The model performs information extraction without any prior examples and relies solely on explicit task instructions and output schema definitions. We designed prompts that included the following:
- (1)A clear task definition (e.g., “start with the corresponding letter (e.g., ‘T’, ‘N’)”);
- (2)Term interpretation rules (e.g., mapping expressions “TNM staging: pT1c pN2”);
- (3)Uncertain value handling (e.g., impossible TNM value appears (e.g., “T10”, “N99”);
- (4)A standardized output format based on the National Comprehensive Cancer Network (NCCN) guidelines [23].
2.4. Treatment Decision Support System for Breast Cancer
We developed a multi-label classification system to predict and support breast cancer treatment decisions by integrating pathology data with the EMR information. Unlike a single-label classification, which assigns each sample to one exclusive class, a multi-label classification allows for a single patient to belong to multiple treatment categories simultaneously. This approach more accurately represents the complexity of real-world breast cancer treatment, where treatment plans often involve combinations of therapies rather than a single modality.
The overall multi-label classification procedure consisted of four main stages, as follows:
- (1)Multi-class labeling: each patient record was labeled according to the corresponding treatment method.
- (2)Feature selection: the importance of each feature was evaluated to identify the most influential factors.
- (3)Model training: machine learning and deep learning algorithms were applied to learn multi-label dependencies among treatment combinations.
- (4)Model evaluation: the model performance was assessed using standard multi-label metrics—accuracy, macro- and micro-averaged precision, recall, and F1 score—to verify the reliability of predictions.
2.4.1. Multi-Label Classification
To perform multi-label classification, four major treatment categories were defined as follows: chemotherapy, anti-hormone therapy, HER2-targeted therapy, and radiotherapy. For each patient, the presence or absence of each treatment record was encoded as a binary label (1 = received, 0 = not received). The four binary variables were then combined to generate composite label vectors representing individual treatment combinations. This labeling process defined 16 treatment classes, including no treatment, each representing a unique combination of the four therapy types, as summarized in Table 2.
2.4.2. Feature Selection
Feature selection was performed to identify the predictive features for breast cancer treatment classification. A total of 9354 features were derived from the pathology reports and EMR data, including demographic (n = 4), diagnosis-related (n = 4944), drug-related (n = 4331), lab test (n = 67), and pathology-derived features (n = 8). Feature importance scores were computed using the MultiOutputClassifier module with a RandomForestClassifier as the base estimator.
Hyperparameters were configured, as summarized in Table 3, and a grid search approach was applied to optimize model performance. Feature importance values were obtained from the trained Random Forest model and ranked according to their relative contribution. Subsequently, based on these scores, cumulative feature subsets corresponding to the top 10% (n = 935), 20% (n = 1871), and 30% (n = 2806) of input variables were constructed, such that each larger subset included all features (n = 9354) from the smaller subsets, and were used for the subsequent comparative analysis.

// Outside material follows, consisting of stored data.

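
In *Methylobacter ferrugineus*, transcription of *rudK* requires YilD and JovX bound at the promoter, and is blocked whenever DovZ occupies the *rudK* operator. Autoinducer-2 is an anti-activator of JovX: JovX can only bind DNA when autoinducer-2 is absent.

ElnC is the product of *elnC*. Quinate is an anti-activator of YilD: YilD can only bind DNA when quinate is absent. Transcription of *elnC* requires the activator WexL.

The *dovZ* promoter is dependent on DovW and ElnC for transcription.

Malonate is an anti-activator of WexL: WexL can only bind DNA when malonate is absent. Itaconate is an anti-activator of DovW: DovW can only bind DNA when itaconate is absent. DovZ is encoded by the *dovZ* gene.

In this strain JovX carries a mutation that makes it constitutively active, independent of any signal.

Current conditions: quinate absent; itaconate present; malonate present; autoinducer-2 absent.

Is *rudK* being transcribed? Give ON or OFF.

ON

Itaconate is present, so DovW is inactive.
Malonate is present, so WexL is inactive.
Required activator WexL is absent, so *elnC* is not transcribed.
So ElnC is not produced.
Required activator DovW is absent, so *dovZ* is not transcribed.
So DovZ is not produced.
Quinate is absent, so YilD is active.
JovX is constitutively active in this strain.
No repressor is bound and YilD and JovX are active, so *rudK* is transcribed.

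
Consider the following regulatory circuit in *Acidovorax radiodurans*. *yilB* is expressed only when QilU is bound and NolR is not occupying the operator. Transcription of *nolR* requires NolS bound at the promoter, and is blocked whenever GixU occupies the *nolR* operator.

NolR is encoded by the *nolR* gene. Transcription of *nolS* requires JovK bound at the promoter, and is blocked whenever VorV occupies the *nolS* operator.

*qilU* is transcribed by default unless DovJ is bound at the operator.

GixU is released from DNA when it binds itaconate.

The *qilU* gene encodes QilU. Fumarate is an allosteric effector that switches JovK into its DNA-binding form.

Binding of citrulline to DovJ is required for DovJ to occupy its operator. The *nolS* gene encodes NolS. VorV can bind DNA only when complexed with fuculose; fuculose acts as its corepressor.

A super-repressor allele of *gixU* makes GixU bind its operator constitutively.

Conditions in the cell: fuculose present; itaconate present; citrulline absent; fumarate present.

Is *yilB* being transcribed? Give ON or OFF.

ON

Citrulline is absent, so DovJ is inactive.
With no repressor bound, *qilU* is transcribed.
So QilU is produced and active.
Fuculose is present, so VorV is active.
Fumarate is present, so JovK is active.
With repressor VorV bound, *nolS* is not transcribed.
So NolS is not produced.
GixU is constitutively active in this strain.
With repressor GixU bound, *nolR* is not transcribed.
So NolR is not produced.
No repressor is bound and QilU is active, so *yilB* is transcribed.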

2.4.3. Deep Learning Analysis
For the multi-label classification, six representative models—Decision Tree [24], Random Forest [25], Gradient Boosting Machine (GBM) [26], XGBoost [27], Deep Neural Network (DNN) [28], and Transformer [29]—were employed to provide a comprehensive performance comparison across different learning paradigms. Tree-based models, such as Decision Tree, ensemble-based Random Forest, XGBoost, and GBM, were chosen for their robustness in handling heterogeneous tabular data, interpretability, and proven performance in previous medical data classification studies [30,31,32].
However, conventional ensemble methods often rely on global performance-based weighting schemes that ignore instance-level difficulty. To address this limitation, item response theory (IRT)-based ensembles model both classifier ability and sample difficulty, enabling instance-aware weighting that improves performance, particularly on hard-to-classify instances [8]. More recently, ensemble principles have been extended to large language models through LLM-Forest, an ensemble framework designed for LLM-based data imputation that adopts a Random Forest-like structure [33]. These studies demonstrate that incorporating instance difficulty, contextual relevance, and reliability into ensemble aggregation is critical for enhancing robustness across both traditional machine learning and LLM-based systems. Although IRT-based ensembles improve the accuracy of a weighted majority voting algorithm, they require additional response-matrix construction and parameter estimation, which substantially increase modeling complexity and implementation overhead. Since the primary objective of this study is robust and reproducible predictive performance, we adopt the Python (Version 3.10.16) RandomForestClassifier as a well-established ensemble method with strong empirical reliability and stable generalization behavior.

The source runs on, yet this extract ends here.